The five that stood out as the very best were the Subaru Forester, Subaru Outback, Kia Soul, Subaru Legacy and Kia Sportage. Among the other vehicles on the list were the Ford Escape, Nissan Rogue, Toyota Corolla and Hyundai Santa Fe.
People tend to over-estimate the risks posed by older drivers. Young drivers are still the most dangerous, by far, in terms of fatal crashes per mile, according to data gathered by the magazine.
But there is an increased risk that comes with drivers over 70. Choosing the right car can help mitigate some of the hazards and discomforts of driving while aging.
The magazine considered the following factors:
Front-seat access. The right ride height makes a big difference in how easy it is for drivers to get in and out of a vehicle — not so low that they have to duck, but not so high that they have to climb up to get behind the steering wheel.
Visibility. Consumer Reports car critics looked for vehicles in which both tall and short drivers could see easily out of the front, side and back windows.
Controls. Good cars for senior drivers should have easy-to-read gauges and simple controls. That includes knobs and buttons for things like the radio and climate control as well as gear shifts, some of which have gotten trickier lately. In fact, there have been recalls for vehicles with confusing gear selectors that have led to accidents.
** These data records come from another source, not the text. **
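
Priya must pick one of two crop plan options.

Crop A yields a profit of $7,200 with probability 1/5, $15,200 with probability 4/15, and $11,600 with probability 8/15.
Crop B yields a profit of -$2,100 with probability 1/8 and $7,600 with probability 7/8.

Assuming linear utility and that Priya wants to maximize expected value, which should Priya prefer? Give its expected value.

Crop A ($11,680)

Crop A = 1/5 × 7200 + 4/15 × 15200 + 8/15 × 11600 = 1440 + 4053.3333 + 6186.6667 = 11680
Crop B = 1/8 × (-2100) + 7/8 × 7600 = -262.5 + 6650 = 6387.5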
Headlights. Cars can vary a lot in terms of how well their headlights light up the road ahead. Older people can have an especially hard time seeing without adequate light over enough area.
Of course, there comes a point when a driver should no longer be behind the wheel, no matter what kind of accommodations a car may have. The magazine also recommends that families figure out how to help older members get around when driving safely is no longer possible.